Ее надо видеть, непременно видеть, изучить самому. В ней, может быть, одна из самых ужасных нелепостей, до которых мог додуматься человек со своими условными понятиями о жизни и правде, — говорил он.

И уже потом, много лет спустя, в Мелихове, интересу­ясь громким и запутанным уголовным процессом Тальмы в Пензе 3 и расспрашивая меня о вероятности преступле­ния обвиненного, Чехов говорил грустно:

И вот сидит он теперь на Сахалине — скучный и унылый, и у него вечная изжога от сырого и дурно пропе­ченного хлеба, — кому это нужно!

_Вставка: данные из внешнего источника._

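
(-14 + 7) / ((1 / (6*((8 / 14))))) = -24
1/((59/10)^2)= 100/3481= 0.03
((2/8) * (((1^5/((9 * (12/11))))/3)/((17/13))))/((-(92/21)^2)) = -0.00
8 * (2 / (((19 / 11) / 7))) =1232 / 19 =64.84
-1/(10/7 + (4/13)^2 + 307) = -1183/364983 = -0.00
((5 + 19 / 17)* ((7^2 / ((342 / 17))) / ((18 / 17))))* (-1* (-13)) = 281554 / 1539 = 182.95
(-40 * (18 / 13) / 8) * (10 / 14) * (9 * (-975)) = 303750 / 7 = 43392.86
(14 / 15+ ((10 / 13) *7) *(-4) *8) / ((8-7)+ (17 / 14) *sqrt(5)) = 6549928 / 243555-7953484 *sqrt(5) / 243555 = -46.13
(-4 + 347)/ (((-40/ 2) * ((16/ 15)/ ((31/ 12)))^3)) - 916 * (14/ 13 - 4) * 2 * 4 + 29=289065028691/ 13631488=21205.68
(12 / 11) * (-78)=-936 / 11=-85.09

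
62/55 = 1.13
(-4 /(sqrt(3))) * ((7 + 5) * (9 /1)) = -144 * sqrt(3) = -249.42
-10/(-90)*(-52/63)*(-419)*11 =239668/567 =422.69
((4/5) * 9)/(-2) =-18/5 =-3.60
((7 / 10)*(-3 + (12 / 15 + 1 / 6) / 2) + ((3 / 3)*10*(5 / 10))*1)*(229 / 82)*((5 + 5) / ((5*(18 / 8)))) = 444947 / 55350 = 8.04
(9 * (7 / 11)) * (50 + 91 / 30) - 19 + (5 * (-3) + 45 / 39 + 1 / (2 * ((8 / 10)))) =1553067 / 5720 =271.52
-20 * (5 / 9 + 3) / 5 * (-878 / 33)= 112384 / 297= 378.40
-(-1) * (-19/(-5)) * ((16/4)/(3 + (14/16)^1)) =608/155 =3.92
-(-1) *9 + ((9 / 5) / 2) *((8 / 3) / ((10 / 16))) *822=79137 / 25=3165.48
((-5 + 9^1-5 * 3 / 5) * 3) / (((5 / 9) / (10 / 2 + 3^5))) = 6696 / 5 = 1339.20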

Мне было жаль и досадно до боли, что я не мог согла­ситься на предложение Чехова. Обаятельная личность товарища по путешествию, возможность смены впечатле­ний и настроений, широкая задача путешествия, которую ставил себе Чехов, — все звало меня с ним... Но для меня начиналась в это время пора земской деятельности, и иные надежды и ожидания призывали меня...

Расстались мы в Москве, где я пробыл несколько дней и познакомился с милой и приветливой семьей Чехова. Мы вместе посещали редакции знакомых журналов; при по­средстве Чехова я приобрел несколько новых и милых знакомств, чувствуя, как с каждым днем его обаяние как человека захватывает меня все больше и больше. Через несколько дней я уехал в глухую провинцию, унося в душе искреннюю, дружескую привязанность к одному из самых милых людей, которых я когда-либо встречал, и находясь под впечатлением его огромного таланта. И когда на другой день полупустой и холодный вагон громыхал по пустой и холодной степи, я ни о чем другом не мог думать, как об этом человеке.

Прошло много времени. Мы встретились опять в Москве, уже после путешествия Чехова на Сахалин. Меся­ца два провели мы, постоянно встречаясь. Мы вместе бывали в театрах и у многочисленных знакомых, сошлись и подружились окончательно, с неизбежным и традици­онным брудершафтом. По-прежнему Чехов был молчали­вым и необыкновенно скромным человеком, несмотря на свою известность.